Symbiotic microbes impact the function and development of the central nervous system (CNS); however, little is known about the contribution of the microbiota during viral-induced neurologic damage. We identify that commensals aid in host defense following infection with a neurotropic virus through enhancing microglia function. Germfree mice or animals that receive antibiotics are unable to control viral replication within the brain leading to increased paralysis. Microglia derived from germfree or antibiotic-treated animals cannot stimulate viral-specific immunity and microglia depletion leads to worsened demyelination. Oral administration of toll-like receptor (TLR) ligands to virally infected germfree mice limits neurologic damage. Homeostatic activation of microglia is dependent on intrinsic signaling through TLR4, as disruption of TLR4 within microglia, but not the entire CNS (excluding microglia), leads to increased viral-induced clinical disease. This work demonstrates that gut immune-stimulatory products can influence microglia function to prevent CNS damage following viral infection.

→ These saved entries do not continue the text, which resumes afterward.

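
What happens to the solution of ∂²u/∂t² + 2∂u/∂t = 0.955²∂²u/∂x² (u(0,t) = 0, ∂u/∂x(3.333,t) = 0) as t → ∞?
u → 0. Damping (γ=2) dissipates energy; oscillations decay exponentially.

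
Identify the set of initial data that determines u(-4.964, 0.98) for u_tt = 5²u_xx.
Domain of dependence: [-9.864, -0.064]. Signals travel at speed 5, so data within |x - -4.964| ≤ 5·0.98 = 4.9 can reach the point.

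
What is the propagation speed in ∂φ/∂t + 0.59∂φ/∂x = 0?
Speed = 0.59. Information travels along x - 0.59t = const (rightward).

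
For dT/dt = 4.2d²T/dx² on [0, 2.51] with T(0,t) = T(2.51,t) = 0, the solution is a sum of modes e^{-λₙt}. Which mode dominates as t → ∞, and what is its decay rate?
Eigenvalues: λₙ = 4.2n²π²/2.51².
First three modes:
  n=1: λ₁ = 4.2π²/2.51² ≈ 6.58
  n=2: λ₂ = 16.8π²/2.51² ≈ 26.319 (4× faster decay)
  n=3: λ₃ = 37.8π²/2.51² ≈ 59.217 (9× faster decay)
As t → ∞, higher modes decay exponentially faster. The n=1 mode dominates: T ~ c₁ sin(πx/2.51) e^{-λ₁t}.
Decay rate: λ₁ = 4.2π²/2.51² ≈ 6.58.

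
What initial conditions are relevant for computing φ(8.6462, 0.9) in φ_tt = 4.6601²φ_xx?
Domain of dependence: [4.45211, 12.84029]. Signals travel at speed 4.6601, so data within |x - 8.6462| ≤ 4.6601·0.9 = 4.19409 can reach the point.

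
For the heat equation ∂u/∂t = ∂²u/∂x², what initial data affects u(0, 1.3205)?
The entire real line. The heat equation has infinite propagation speed: any initial disturbance instantly affects all points (though exponentially small far away).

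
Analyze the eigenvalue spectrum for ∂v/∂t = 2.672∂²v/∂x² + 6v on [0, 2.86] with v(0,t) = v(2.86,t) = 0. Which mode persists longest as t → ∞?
Eigenvalues: λₙ = 2.672n²π²/2.86² - 6.
First three modes:
  n=1: λ₁ = 2.672π²/2.86² - 6 ≈ -2.776
  n=2: λ₂ = 10.688π²/2.86² - 6 ≈ 6.896
  n=3: λ₃ = 24.048π²/2.86² - 6 ≈ 23.017
Since 2.672π²/2.86² ≈ 3.224 < 6, λ₁ < 0.
The n=1 mode grows fastest (−λₙ is largest for n=1) → dominates.
Asymptotic: v ~ c₁ sin(πx/2.86) e^{2.776t} (exponential growth at rate −λ₁ ≈ 2.776).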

共生微生物会影响中枢神经系统(CNS)的功能和发育;然而,人们对于微生物群在病毒引起的神经损伤中的作用知之甚少。我们发现,共生菌通过增强小胶质细胞的功能,有助于宿主在感染神经嗜性病毒后的防御。无菌小鼠或接受抗生素治疗的动物无法控制大脑内的病毒复制,从而导致瘫痪加重。来自无菌或用抗生素处理的动物的小胶质细胞不能刺激病毒特异性免疫,而小胶质细胞耗竭则导致脱髓鞘恶化。给感染病毒的无菌小鼠口服 Toll 样受体(TLR)配体可限制神经损伤。小胶质细胞的稳态激活依赖于 TLR4 的内在信号,因为 TLR4 在小胶质细胞内的破坏,而不是整个中枢神经系统(不包括小胶质细胞),会导致病毒引起的临床疾病增加。这项工作表明,肠道免疫刺激产物可以影响小胶质细胞的功能,以防止病毒感染后中枢神经系统损伤。